Elle est née entre les deux guerres. A l’époque on accouchait chez soi. Sa mère souffrit comme il fallait souffrir pour gagner le droit de devenir mère. Tout alla si vite que la sage-femme n’eut pas le temps d’ôter son chapeau en arrivant…

La famille était modeste, mais le nourrisson fut traité princièrement. Bavoirs brodés, draps fins, petits bonnets de dentelle. Le collier d’ambre dans les plis du cou, pour éviter les maux de dents.

Le baptême réunit oncles, tantes, grands-parents. Sur la photo, devant une longue voiture noire, toute la famille en mines sévères et manteaux sombres, les hommes en chapeau mou un peu canaille, les femmes en chapeau cloche enfoncé jusqu’aux yeux, cols de renard avec pattes et museaux. Le bébé dans les bras de la mère au regard sans joie, une robe blanche très longue qui tombe presque jusqu’au sol.

Les années passent. La petite fille a les yeux clairs. « Couleur d’huître » lui a-t-on dit. Dans les boucles brunes, toujours de gros nœuds de tissu assortis à ses robes. La mère sait coudre et n’a pas peur de travailler tard le soir après sa journée dans le magasin.

En fin d’année scolaire, distribution des prix, couronnes de lauriers, certificat d’études. La petite travaille bien. Elle est sage, raisonnable, obéissante. Elle fait ses devoirs sérieusement dans la pièce sans fenêtre à l’arrière du magasin parisien que tiennent ses parents. Vins et charbons. Souvent un chien perdu trouve ici asile et nourriture.

La guerre éclate. Le père part soldat. La mère dit : je ne peux pas tenir le commerce toute seule, tu m’aideras. La petite fille range ses livres, ses cahiers, ses lauriers. Que fait donc de ses journées cette mère qui laisse sa fille de douze ans seule derrière le comptoir du bistrot ? Ce comptoir la protège bien mal de la salacité des hommes qui viennent boire un coup. Leurs regards, leurs mots la mettent mal à l’aise.

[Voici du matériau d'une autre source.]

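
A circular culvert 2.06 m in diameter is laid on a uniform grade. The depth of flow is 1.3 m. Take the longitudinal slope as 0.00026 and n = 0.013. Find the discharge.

For a circular section of diameter D = 2.06 m at depth y = 1.3 m, the central angle is θ = 2 arccos(1 − 2y/D) = 3.672 rad. Then A = (D²/8)(θ − sin θ) = 2.216 m² and P = Dθ/2 = 3.782 m.
Hydraulic radius R = A/P = 2.216/3.782 = 0.586 m.
Manning's equation: Q = (1/n) A R^(2/3) S^(1/2) = (1/0.013) × 2.216 × 0.586^(2/3) × 0.00026^(1/2) = 1.92 m³/s.

Q = 1.92 m³/s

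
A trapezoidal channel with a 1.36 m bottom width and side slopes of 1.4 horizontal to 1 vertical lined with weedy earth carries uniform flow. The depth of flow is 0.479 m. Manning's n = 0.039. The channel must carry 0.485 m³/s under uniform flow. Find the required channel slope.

With bottom width b = 1.36 m and side slope z = 1.4: A = (b + zy)y = (1.36 + 1.4×0.479)×0.479 = 0.9727 m²; P = b + 2y√(1+z²) = 1.36 + 2×0.479×1.72 = 3.008 m.
Hydraulic radius R = A/P = 0.9727/3.008 = 0.3233 m.
From Manning's equation, S = [nQ / (1 A R^(2/3))]² = [0.039 × 0.485 / (1 × 0.9727 × 0.3233^(2/3))]² = 0.0017.

S = 0.0017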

Deux ans plus tard, la petite entre en apprentissage. Elle commence à 7 heures dans l’atelier d’orthopédie pour fabriquer des prothèses destinées aux mutilés. Les grosses machines à coudre, le cuir, la colle… Dans la forge, les hommes cognent sur l’enclume pour former les pièces métalliques des membres artificiels.

Une ouvrière a pris la petite sous sa protection et rembarre vertement ceux qui voudraient l’approcher de trop près. Le patron a fait enlever les images de femmes nues dans les ateliers, et à la place les gars ont mis des saintes vierges.

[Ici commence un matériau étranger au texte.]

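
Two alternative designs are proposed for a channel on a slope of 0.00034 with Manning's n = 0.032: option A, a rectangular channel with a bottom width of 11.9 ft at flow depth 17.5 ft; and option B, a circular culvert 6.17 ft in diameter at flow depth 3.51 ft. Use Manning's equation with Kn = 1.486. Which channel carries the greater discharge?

Channel A: Flow area A = b·y = 11.9 × 17.5 = 208.2 ft². Wetted perimeter P = b + 2y = 11.9 + 2×17.5 = 46.9 ft. Hydraulic radius R = A/P = 208.2/46.9 = 4.44 ft. Q_A = (1.486/0.032)·208.2·4.44^(2/3)·√0.00034 = 481.7 ft³/s.
Channel B: For a circular section of diameter D = 6.17 ft at depth y = 3.51 ft, the central angle is θ = 2 arccos(1 − 2y/D) = 3.418 rad. Then A = (D²/8)(θ − sin θ) = 17.56 ft² and P = Dθ/2 = 10.54 ft. Hydraulic radius R = A/P = 17.56/10.54 = 1.666 ft. Q_B = (1.486/0.032)·17.56·1.666^(2/3)·√0.00034 = 21.13 ft³/s.
Q_A = 481.7 ft³/s vs Q_B = 21.13 ft³/s, so channel A carries more.

channel A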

Après une permission du père, la mère n’a plus ses règles. Elle essaie de trouver une faiseuse d’anges, mais le Maréchal ne plaisante pas avec la morale et la famille : c’est la guillotine qui les attend si elles se font pincer. Alors le ventre grossit, grossit.

En 1943 elle met au monde un garçon de dix livres. A l’hôpital, la sage-femme s’assoit à cheval sur son ventre et pousse de toutes ses forces pour que le bébé sorte.

La petite – elle n’est plus si petite, elle a 16 ans – est heureuse comme jamais d’avoir un poupon presque pour elle toute seule ! La mère est fatiguée, ses entrailles sont en lambeaux, elle ne peut pas porter l’enfant ni pousser le landau. La grande sœur est une petite maman exemplaire.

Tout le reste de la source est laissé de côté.